University of Chinese Academy of Sciences, Beijing 100049, China; iHuman Institute, ShanghaiTech University, Shanghai 201210, China; Tianjin Institute of Industrial Biotechnology, Chinese Academy of Sciences, Tianjin 300308, China.
University of Chinese Academy of Sciences, Beijing 100049, China; iHuman Institute, ShanghaiTech University, Shanghai 201210, China; School of Life Science and Technology, ShanghaiTech University, Shanghai, 201210, China.
Anal Chim Acta. 2018 Oct 31;1029:50-57. doi: 10.1016/j.aca.2018.05.001. Epub 2018 May 4.
Data analysis represents a key challenge for untargeted metabolomics studies and it commonly requires extensive processing of more than thousands of metabolite peaks included in raw high-resolution MS data. Although a number of software packages have been developed to facilitate untargeted data processing, they have not been comprehensively scrutinized in the capability of feature detection, quantification and marker selection using a well-defined benchmark sample set. In this study, we acquired a benchmark dataset from standard mixtures consisting of 1100 compounds with specified concentration ratios including 130 compounds with significant variation of concentrations. Five software evaluated here (MS-Dial, MZmine 2, XCMS, MarkerView, and Compound Discoverer) showed similar performance in detection of true features derived from compounds in the mixtures. However, significant differences between untargeted metabolomics software were observed in relative quantification of true features in the benchmark dataset. MZmine 2 outperformed the other software in terms of quantification accuracy and it reported the most true discriminating markers together with the fewest false markers. Furthermore, we assessed selection of discriminating markers by different software using both the benchmark dataset and a real-case metabolomics dataset to propose combined usage of two software for increasing confidence of biomarker identification. Our findings from comprehensive evaluation of untargeted metabolomics software would help guide future improvements of these widely used bioinformatics tools and enable users to properly interpret their metabolomics results.

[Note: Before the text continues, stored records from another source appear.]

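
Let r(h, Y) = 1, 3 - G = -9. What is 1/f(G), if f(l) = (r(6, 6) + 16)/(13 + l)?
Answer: 25/17 ≈ 1.4706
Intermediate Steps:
G = 12 (G = 3 - 1*(-9) = 3 + 9 = 12)
f(l) = 17/(13 + l) (f(l) = (1 + 16)/(13 + l) = 17/(13 + l))
1/f(G) = 1/(17/(13 + 12)) = 1/(17/25) = 25/17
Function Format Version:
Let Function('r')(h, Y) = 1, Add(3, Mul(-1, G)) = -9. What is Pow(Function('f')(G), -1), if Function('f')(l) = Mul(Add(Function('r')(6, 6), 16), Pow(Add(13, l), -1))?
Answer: Rational(25, 17) ≈ 1.4706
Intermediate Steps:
G = 12 (G = Add(3, Mul(-1, -9)) = Add(3, 9) = 12)
Function('f')(l) = Mul(17, Pow(Add(13, l), -1)) (Function('f')(l) = Mul(Add(1, 16), Pow(Add(13, l), -1)) = Mul(17, Pow(Add(13, l), -1)))
Pow(Function('f')(G), -1) = Pow(Mul(17, Pow(Add(13, 12), -1)), -1) = Pow(Mul(17, Pow(25, -1)), -1) = Pow(Mul(17, Rational(1, 25)), -1) = Pow(Rational(17, 25), -1) = Rational(25, 17)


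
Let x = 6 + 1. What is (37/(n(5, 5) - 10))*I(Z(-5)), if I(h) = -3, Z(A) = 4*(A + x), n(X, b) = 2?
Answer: 111/8 ≈ 13.875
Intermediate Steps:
x = 7
Z(A) = 28 + 4*A (Z(A) = 4*(A + 7) = 4*(7 + A) = 28 + 4*A)
(37/(n(5, 5) - 10))*I(Z(-5)) = (37/(2 - 10))*(-3) = (37/(-8))*(-3) = (37*(-⅛))*(-3) = -37/8*(-3) = 111/8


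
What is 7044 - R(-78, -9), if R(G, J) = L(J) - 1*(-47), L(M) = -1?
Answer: 6998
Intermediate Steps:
R(G, J) = 46 (R(G, J) = -1 - 1*(-47) = -1 + 47 = 46)
7044 - R(-78, -9) = 7044 - 1*46 = 7044 - 46 = 6998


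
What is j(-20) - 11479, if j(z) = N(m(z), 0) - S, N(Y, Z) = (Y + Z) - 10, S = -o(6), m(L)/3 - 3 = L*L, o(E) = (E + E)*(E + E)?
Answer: -10136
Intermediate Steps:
o(E) = 4*E² (o(E) = (2*E)*(2*E) = 4*E²)
m(L) = 9 + 3*L² (m(L) = 9 + 3*(L*L) = 9 + 3*L²)
S = -144 (S = -4*6² = -4*36 = -1*144 = -144)
N(Y, Z) = -10 + Y + Z
j(z) = 143 + 3*z² (j(z) = (-10 + (9 + 3*z²) + 0) - 1*(-144) = (-1 + 3*z²) + 144 = 143 + 3*z²)
j(-20) - 11479 = (143 + 3*(-20)²) - 11479 = (143 + 3*400) - 11479 = (143 + 1200) - 11479 = 1343 - 11479 = -10136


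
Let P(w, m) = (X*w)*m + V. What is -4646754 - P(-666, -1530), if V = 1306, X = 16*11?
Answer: -183988540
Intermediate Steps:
X = 176
P(w, m) = 1306 + 176*m*w (P(w, m) = (176*w)*m + 1306 = 176*m*w + 1306 = 1306 + 176*m*w)
-4646754 - P(-666, -1530) = -4646754 - (1306 + 176*(-1530)*(-666)) = -4646754 - (1306 + 179340480) = -4646754 - 1*179341786 = -4646754 - 179341786 = -183988540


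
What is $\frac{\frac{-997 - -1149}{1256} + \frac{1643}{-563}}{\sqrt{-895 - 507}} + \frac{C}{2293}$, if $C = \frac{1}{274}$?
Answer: $\frac{1}{628282} + \frac{123627 i \sqrt{1402}}{61962091} \approx 1.5916 \cdot 10^{-6} + 0.074707 i$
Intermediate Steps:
$C = \frac{1}{274} \approx 0.0036496$
$\frac{\frac{-997 - -1149}{1256} + \frac{1643}{-563}}{\sqrt{-895 - 507}} + \frac{C}{2293} = \frac{\frac{-997 - -1149}{1256} + \frac{1643}{-563}}{\sqrt{-895 - 507}} + \frac{1}{274 \cdot 2293} = \frac{\left(-997 + 1149\right) \frac{1}{1256} + 1643 \left(- \frac{1}{563}\right)}{\sqrt{-1402}} + \frac{1}{274} \cdot \frac{1}{2293} = \frac{152 \cdot \frac{1}{1256} - \frac{1643}{563}}{i \sqrt{1402}} + \frac{1}{628282} = \left(\frac{19}{157} - \frac{1643}{563}\right) \left(- \frac{i \sqrt{1402}}{1402}\right) + \frac{1}{628282} = - \frac{247254 \left(- \frac{i \sqrt{1402}}{1402}\right)}{88391} + \frac{1}{628282} = \frac{123627 i \sqrt{1402}}{61962091} + \frac{1}{628282} = \frac{1}{628282} + \frac{123627 i \sqrt{1402}}{61962091}$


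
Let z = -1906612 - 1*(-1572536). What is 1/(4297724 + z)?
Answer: 1/3963648 ≈ 2.5229e-7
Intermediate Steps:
z = -334076 (z = -1906612 + 1572536 = -334076)
1/(4297724 + z) = 1/(4297724 - 334076) = 1/3963648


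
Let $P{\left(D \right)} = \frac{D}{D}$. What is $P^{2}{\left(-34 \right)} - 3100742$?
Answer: $-3100741$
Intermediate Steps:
$P{\left(D \right)} = 1$
$P^{2}{\left(-34 \right)} - 3100742 = 1^{2} - 3100742 = 1 - 3100742 = -3100741$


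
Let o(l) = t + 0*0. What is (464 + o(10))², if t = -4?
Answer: 211600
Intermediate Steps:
o(l) = -4 (o(l) = -4 + 0*0 = -4 + 0 = -4)
(464 + o(10))² = (464 - 4)² = 460² = 211600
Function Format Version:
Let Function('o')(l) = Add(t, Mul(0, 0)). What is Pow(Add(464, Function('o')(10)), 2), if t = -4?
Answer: 211600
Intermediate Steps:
Function('o')(l) = -4 (Function('o')(l) = Add(-4, Mul(0, 0)) = Add(-4, 0) = -4)
Pow(Add(464, Function('o')(10)), 2) = Pow(Add(464, -4), 2) = Pow(460, 2) = 211600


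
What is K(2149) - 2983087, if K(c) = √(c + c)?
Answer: -2983087 + √4298 ≈ -2.9830e+6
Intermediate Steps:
K(c) = √2*√c (K(c) = √(2*c) = √2*√c)
K(2149) - 2983087 = √2*√2149 - 2983087 = √4298 - 2983087 = -2983087 + √4298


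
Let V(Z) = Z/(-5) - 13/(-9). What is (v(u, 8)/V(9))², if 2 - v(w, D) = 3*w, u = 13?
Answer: 2772225/256 ≈ 10829.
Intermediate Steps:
V(Z) = 13/9 - Z/5 (V(Z) = Z*(-⅕) - 13*(-⅑) = -Z/5 + 13/9 = 13/9 - Z/5)
v(w, D) = 2 - 3*w
(v(u, 8)/V(9))² = ((2 - 3*13)/(13/9 - ⅕*9))² = ((2 - 39)/(13/9 - 9/5))² = (-37/(-16/45))² = (-37*(-45/16))² = (1665/16)² = 2772225/256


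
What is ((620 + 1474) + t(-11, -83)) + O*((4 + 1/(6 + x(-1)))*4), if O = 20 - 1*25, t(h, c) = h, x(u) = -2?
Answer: 1998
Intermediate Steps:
O = -5 (O = 20 - 25 = -5)
((620 + 1474) + t(-11, -83)) + O*((4 + 1/(6 + x(-1)))*4) = ((620 + 1474) - 11) - 5*(4 + 1/(6 - 2))*4 = (2094 - 11) - 5*(4 + 1/4)*4 = 2083 - 5*(4 + 1/4)*4 = 2083 - 85*4/4 = 2083 - 5*17 = 2083 - 85 = 1998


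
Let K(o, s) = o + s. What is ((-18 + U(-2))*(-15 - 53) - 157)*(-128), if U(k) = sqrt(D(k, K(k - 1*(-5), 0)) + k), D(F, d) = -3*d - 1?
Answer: -136576 + 17408*I*sqrt(3) ≈ -1.3658e+5 + 30152.0*I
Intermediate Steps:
D(F, d) = -1 - 3*d
U(k) = sqrt(-16 - 2*k) (U(k) = sqrt((-1 - 3*((k - 1*(-5)) + 0)) + k) = sqrt((-1 - 3*((k + 5) + 0)) + k) = sqrt((-1 - 3*((5 + k) + 0)) + k) = sqrt((-1 - 3*(5 + k)) + k) = sqrt((-1 + (-15 - 3*k)) + k) = sqrt((-16 - 3*k) + k) = sqrt(-16 - 2*k))
((-18 + U(-2))*(-15 - 53) - 157)*(-128) = ((-18 + sqrt(-16 - 2*(-2)))*(-15 - 53) - 157)*(-128) = ((-18 + sqrt(-16 + 4))*(-68) - 157)*(-128) = ((-18 + sqrt(-12))*(-68) - 157)*(-128) = ((-18 + 2*I*sqrt(3))*(-68) - 157)*(-128) = ((1224 - 136*I*sqrt(3)) - 157)*(-128) = (1067 - 136*I*sqrt(3))*(-128) = -136576 + 17408*I*sqrt(3)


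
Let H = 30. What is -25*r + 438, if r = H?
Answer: -312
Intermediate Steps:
r = 30
-25*r + 438 = -25*30 + 438 = -750 + 438 = -312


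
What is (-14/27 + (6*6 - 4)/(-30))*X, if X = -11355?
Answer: 161998/9 ≈ 18000.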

数据分析是无靶向代谢组学研究的一个关键挑战,通常需要对原始高分辨率 MS 数据中包含的超过数千个代谢物峰进行大量处理。尽管已经开发了许多软件包来方便无靶向数据处理,但它们在使用定义明确的基准样本集进行特征检测、定量和标志物选择方面的能力尚未得到全面审查。在这项研究中,我们从由 1100 种化合物组成的标准混合物中获得了一个基准数据集,这些化合物具有指定的浓度比,其中包括浓度变化较大的 130 种化合物。这里评估的五种软件(MS-Dial、MZmine 2、XCMS、MarkerView 和 Compound Discoverer)在检测来自混合物中化合物的真实特征方面表现出相似的性能。然而,在基准数据集中,无靶向代谢组学软件在真实特征的相对定量方面存在显著差异。MZmine 2 在定量准确性方面优于其他软件,它报告了最多的真正区分标志物和最少的假标志物。此外,我们使用基准数据集和实际代谢组学数据集评估了不同软件对区分标志物的选择,提出了两种软件的联合使用,以增加生物标志物鉴定的可信度。我们对无靶向代谢组学软件的全面评估结果将有助于指导这些广泛使用的生物信息学工具的未来改进,并使用户能够正确解释他们的代谢组学结果。